Copyeditors are, as a group, very patient and forgiving readers. We love noticing nitpicky details and fixing subtle errors to help you present your audience the most polished and professional version of your book possible. We could spend all day moving commas and repossessing possessives, and many days we do. Editors aren’t impervious to frustration, however, especially when we come across the same small exasperating errors over and over again . . . in the course of one manuscript.
What errors make us reach for our red pens every time? We asked the Infinity copyediting staff, “What is your biggest pet peeve?”
*One of the most common mistakes an author can make is punctuating dialog incorrectly — and if it happens once, it’ll probably happen many times. Here are a few simple things to check for when punctuating dialog:
1. Quotation marks should surround only the text spoken by a character — not the attribution (he/she said), and not reported speech (I told him yes).
incorrect: “The apple tree is too tall to climb, he said.”
correct: “The apple tree is too tall to climb,” he said.
2. When a character ends a statement, use a comma instead of a period if the sentence continues after the dialog. Similarly, if any text introduces the dialog, a comma precedes the quotation.
incorrect: “That is a tall order.” She said. He turned to me and said. “I don’t want to go home.”
correct: “That is a tall order,” she said. He turned to me and said, “I don’t want to go home.”
If a complete sentence follows the dialog, it is safe to use a period.
incorrect: “I’m a private eye,” my cigarette glowed in the dark room.
correct: “I’m a private eye.” My cigarette glowed in the dark room.
3. Punctuation (including question marks and exclamation points) lives inside the quotation marks.
incorrect: “Is there really a rainbow over there” she asked? “That’s amazing”, she yelled!
correct: “Is there really a rainbow over there?” she asked. “That’s amazing!” she yelled.
Another editorial pet peeve is:
*Dangling and misplaced modifiers are hateful things. Although the name might sound intimidating, they are simply descriptors that have lost their way in a sentence, so that they no longer explain what the writer intended. A dangling modifier seems to have no subject at all, whereas a misplaced modifier wants to be adopted by a new one. The easiest way to avoid this trap is to keep related words close to each other within a sentence.

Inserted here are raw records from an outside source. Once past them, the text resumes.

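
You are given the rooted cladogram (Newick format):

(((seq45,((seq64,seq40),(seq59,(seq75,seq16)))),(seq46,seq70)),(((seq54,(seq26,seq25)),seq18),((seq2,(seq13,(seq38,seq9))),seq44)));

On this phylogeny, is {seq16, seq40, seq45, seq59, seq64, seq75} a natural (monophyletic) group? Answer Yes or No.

Yes

The most recent common ancestor of these taxa subtends (seq45,((seq64,seq40),(seq59,(seq75,seq16)))).
That clade has exactly 6 tips — every listed taxon and nothing else — so the group is monophyletic.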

incorrect: Being Saturday night, the student decided to procrastinate.
Being Saturday night is a dangling modifier — it has no subject, and so it seems that the student = Saturday night.
correct: Since it was Saturday night, the student decided to procrastinate.
incorrect: My phone has a specific ringtone for my girlfriend that sounded chipper.
That sounded chipper is a misplaced modifier — it’s been separated from its subject, a specific ringtone, and instead, seems to imply that the speaker has a harem of girlfriends, but only one who sounded chipper.
correct: My phone has a specific, chipper-sounding ringtone for my girlfriend.
And last but not least in editorial pet peeves:
*Homophone (or homonym) confusion is so rudimentary that it almost shouldn’t be considered a pet peeve, but it’s everywhere! Of course, many people have difficulty remembering the differences between words that sound alike, such as to/too/two, farther/further, and your/you’re; it’s harder to be patient with mistakes involving less common words that sound similar, but mean very different things, such as so/sew, cereal/serial, idle/idol, and except/accept. Many of these errors are made when an author is writing quickly and relies on a spelling checker alone to catch his or her mistakes; others stem from a lack of understanding of the words’ meanings. There are two techniques to help reduce homophone confusion:
1.) Read your manuscript multiple times, and have as many people as possible read and critique it.
2.) If you have any doubt about the spelling or use of any word, look it up in a dictionary.
incorrect: For a different prospective, I asked my dad, formally a minor, if a mining cart would need duel break peddles to keep access wait stationery. I listed to what I herd with wrapped attention.
correct: For a different perspective, I asked my dad, formerly a miner, if a mining cart would need dual brake pedals to keep excess weight stationary. I listened to what I heard with rapt attention.